Infinite dimensional analogues of nilpotent and solvable Lie algebras
F. H. Haydarov, B. A. Omirov, G. O. Solijanova
TL;DR
This work extends the finite-dimensional theory of nilpotent and solvable Lie algebras to infinite dimensions by developing pro-nilpotent and pro-solvable analogues, along with residually nilpotent/resolvable variants. It establishes pro-version analogues of Engel's and Lie's theorems via strict and standard triangularizability of adjoint representations, and introduces the pro-nilpotent radical and maximal residually solvable extensions, including rank and inner-derivation results in maximal cases. The authors show that maximal tori can be defined as limits of tori on finite quotients, and they develop constructions (tensor, direct sum, central extensions) that preserve pro-nilpotency, enabling systematic generation of new pro-algebras. These results connect to applications in the study of characteristic Lie algebras and PDEs by providing a robust framework for infinite-dimensional nilpotent/solvable analogues and their extensions.
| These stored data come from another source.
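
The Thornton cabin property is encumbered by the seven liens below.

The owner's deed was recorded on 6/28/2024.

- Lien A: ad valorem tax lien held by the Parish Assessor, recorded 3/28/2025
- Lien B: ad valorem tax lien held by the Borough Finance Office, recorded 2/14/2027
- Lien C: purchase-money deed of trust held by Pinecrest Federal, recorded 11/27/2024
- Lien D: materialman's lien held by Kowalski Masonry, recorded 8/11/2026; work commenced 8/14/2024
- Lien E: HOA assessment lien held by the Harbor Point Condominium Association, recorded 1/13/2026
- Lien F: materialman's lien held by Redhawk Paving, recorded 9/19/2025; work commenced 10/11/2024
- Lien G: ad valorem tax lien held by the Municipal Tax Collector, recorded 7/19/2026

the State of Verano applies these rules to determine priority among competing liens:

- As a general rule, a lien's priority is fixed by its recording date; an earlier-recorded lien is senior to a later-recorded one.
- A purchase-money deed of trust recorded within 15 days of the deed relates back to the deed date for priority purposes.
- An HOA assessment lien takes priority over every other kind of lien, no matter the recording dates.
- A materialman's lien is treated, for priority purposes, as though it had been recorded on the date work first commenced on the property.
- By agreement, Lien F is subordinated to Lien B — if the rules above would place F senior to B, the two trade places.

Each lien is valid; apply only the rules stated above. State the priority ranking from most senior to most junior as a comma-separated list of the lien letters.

E, D, B, C, A, G, F

First, effective dates: C missed the 15-day window (152 days after the deed), so its recording date stands; D relates back to 8/14/2024 (work commenced); F's effective date is 10/11/2024, when work began.
E, as an HOA assessment lien, has superpriority and ranks first.
The other liens, earliest effective date first: D (8/14/2024), F (10/11/2024), C (11/27/2024), A (3/28/2025), G (7/19/2026), B (2/14/2027).
F is senior to B before the subordination, so the two trade places.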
The paper thus broadens the toolkit for analyzing infinite-dimensional Lie algebras with controlled growth and filtration properties.
Abstract
We study infinite-dimensional analogues of nilpotent and solvable Lie algebras, focusing on the classes of pro-nilpotent, residually nilpotent, pro-solvable and residually solvable Lie algebras. We extend classical triangularization results (Engel's and Lie's theorems) to the pro-setting and establish existence results for the pro-nilpotent radical in pro-solvable algebras and in certain residually solvable algebras. We adapt finite-dimensional construction methods to produce residually solvable extensions with a given pro-nilpotent radical under natural finiteness conditions. By analyzing derivations and maximal tori of pro-nilpotent algebras, we extend the notion of rank and show that, for pro-nilpotent algebras of maximal rank, every derivation of a maximal residually solvable extension is inner. Finally, we describe standard constructions (tensor and direct sum products, central extensions) that preserve pro-nilpotency.